We propose color reproduction methods and computing systems for creating color images printed on a substrate selected from the set of specularly reflecting metallic and diffusely reflecting substrates whose colors change upon in-plane rotation by 90°. Color changing prints rely on the anisotropic dot gain of line halftones when viewed under directed light. The proposed color reproduction methods rely on a spectral prediction model specially conceived for predicting the color of non-rotated and of 90° in-plane rotated cross-halftones formed of superpositions of horizontal and vertical cyan, magenta and yellow line halftones. Desired non-rotated and rotated image colors are mapped onto the sub-gamut allowing for the desired color shift and then, using a 6D correspondence table, converted to optimal cross-halftone ink surface coverages. The proposed color color changing and decolorization techniques are especially effective for creating surprising effects such as image parts whose hues change, or gray regions that become colorful. These methods can be adapted to commercial printers capable of printing with cyan, magenta and yellow inks on substrates formed by an ink attracting plastic layer of a certain thickness located on top of a metallic layer or of a reflecting light diffusing layer. The resulting printed color varying images enable preventing counterfeits of security documents and valuable articles and at the same time create surprising effects that can be used to increase their attractiveness and aesthetics. Therefore, the invented color imaging methods are also useful for decoration, advertisement, art and amusement parks.
The present application is a continuation-in-part of U.S. patent application Ser. No. 14/874,456, filed 4 Oct. 2015 by the same inventors. The inventors have discovered that the same effects that are available with cross-halftone prints on an ink-attracting transparent layer superposed with a metallic layer are also present with cross-halftone prints on an ink-attracting transparent layer superposed with a reflecting light diffusing layer such as a white plastic or paper. The present continuation-in-part aims at disclosing the methods that enable producing cross-halftone prints superposed with either a specularly reflecting metallic layer or with a reflecting light diffusing layer. Large parts of the content of parent U.S. patent application Ser. No. 14/874,456, filed 4 Oct. 2015 have appeared within the article of P. Pjanic, R. D. Hersch, Color changing effects with anisotropic halftone prints on metal, ACM Trans. Graph.

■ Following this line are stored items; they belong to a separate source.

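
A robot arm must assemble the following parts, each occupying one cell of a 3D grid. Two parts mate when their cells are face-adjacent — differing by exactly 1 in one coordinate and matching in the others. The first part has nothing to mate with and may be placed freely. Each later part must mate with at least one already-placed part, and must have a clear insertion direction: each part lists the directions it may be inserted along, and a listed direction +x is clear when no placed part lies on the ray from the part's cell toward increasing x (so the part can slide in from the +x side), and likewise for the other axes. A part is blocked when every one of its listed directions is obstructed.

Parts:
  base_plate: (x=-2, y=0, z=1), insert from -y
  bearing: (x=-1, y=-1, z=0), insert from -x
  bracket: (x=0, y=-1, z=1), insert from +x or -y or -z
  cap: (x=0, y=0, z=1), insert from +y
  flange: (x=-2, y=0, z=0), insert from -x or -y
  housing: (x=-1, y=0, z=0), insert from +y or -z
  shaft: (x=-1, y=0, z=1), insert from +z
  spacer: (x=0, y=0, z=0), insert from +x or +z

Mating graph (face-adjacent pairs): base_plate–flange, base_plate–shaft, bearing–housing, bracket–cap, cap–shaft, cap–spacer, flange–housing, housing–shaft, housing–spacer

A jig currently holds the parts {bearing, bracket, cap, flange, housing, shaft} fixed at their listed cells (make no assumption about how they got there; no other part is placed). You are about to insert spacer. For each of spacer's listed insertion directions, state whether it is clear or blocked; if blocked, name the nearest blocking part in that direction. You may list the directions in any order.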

Vol. 34, No. 6, Article 167, that was published for the SIGGRAPH ASIA Conference that started on Nov. 2, 2015.
In respect to the prior art, U.S. Pat. No. 7,491,424 B2, Reproduction of security documents and color images with metallic inks, filed 19 May 2003, to inventors R. D. Hersch, F. Collaud, and P. Emmel, teaches a security feature obtained by combining a metallic ink and standard inks printed on paper to create color images with embedded hidden patterns under non-specular reflection. The patterns are revealed under specular reflection.
Pjanic and Hersch (also inventors in the present invention) created a color reproduction workflow for printing with classical inks on a metallic substrate, see P. Pjanic and R. D. Hersch, Specular color imaging on a metallic substrate, in Proc. IS&T 21st Color Imaging Conference, 61-68 (2013). In order to establish the correspondence between amounts of inks and resulting color under specular reflection, they used an ink spreading enhanced cellular Yule-Nielsen spectral prediction model. The goal of that method is to simply reproduce an original color image. It does not support the creation of desired color variations by rotating the print under specular reflection.

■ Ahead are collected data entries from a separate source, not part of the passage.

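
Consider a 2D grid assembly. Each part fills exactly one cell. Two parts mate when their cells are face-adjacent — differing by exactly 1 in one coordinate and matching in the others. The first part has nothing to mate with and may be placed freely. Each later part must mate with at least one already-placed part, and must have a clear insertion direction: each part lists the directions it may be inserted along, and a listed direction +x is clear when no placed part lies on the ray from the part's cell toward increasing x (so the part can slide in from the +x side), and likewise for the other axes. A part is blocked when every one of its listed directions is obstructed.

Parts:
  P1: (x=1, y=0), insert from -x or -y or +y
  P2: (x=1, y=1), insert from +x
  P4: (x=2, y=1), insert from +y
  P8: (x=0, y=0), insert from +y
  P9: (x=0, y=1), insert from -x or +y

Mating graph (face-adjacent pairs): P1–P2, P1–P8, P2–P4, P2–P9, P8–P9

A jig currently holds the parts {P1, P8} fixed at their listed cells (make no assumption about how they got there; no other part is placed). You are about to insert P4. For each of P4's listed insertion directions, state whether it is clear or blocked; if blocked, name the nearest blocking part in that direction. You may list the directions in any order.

+y: clear

+y: ray from P4(2, 1) has no placed part ⇒ clear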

In U.S. patent application Ser. No. 14/747,184, Color reproduction, pattern hiding and image alternations with halftone prints on metal, filed 23 Jun. 2015, inventors P. Pjanic and R. D. Hersch, also inventors in the present patent application, teach methods for creating color or achromatic images that are printed with classical cyan, magenta, yellow inks and a white diffusing ink on a metallic substrate. These methods allow to view on the same metallic print one grayscale image in specular viewing mode and a second independent grayscale image in non-specular viewing mode. They also allow to hide a pattern such as text, graphics or a grayscale image within the printed color image in one viewing mode, specular or non-specular and show that pattern in the second viewing mode, non-specular or specular, respectively. In contrast to the present invention, the halftone layers are made of round ink dots and the in-plane rotation of the print does not induce desired color variations. That patent application appeared also as technical paper at the SIGGRAPH conference 2015, Los Angeles, that started on the 9th of August 2015. The paper reference is the following: P. Pjanic, R. D. Hersch, Color Imaging and Pattern Hiding on a Metallic Substrate, Proc. SIGGRAPH, ACM Trans. On Graphics 34 (3), article 130, (2015). This paper was made available to the public 2 weeks before the start of the conference, from the ACM Digital Library.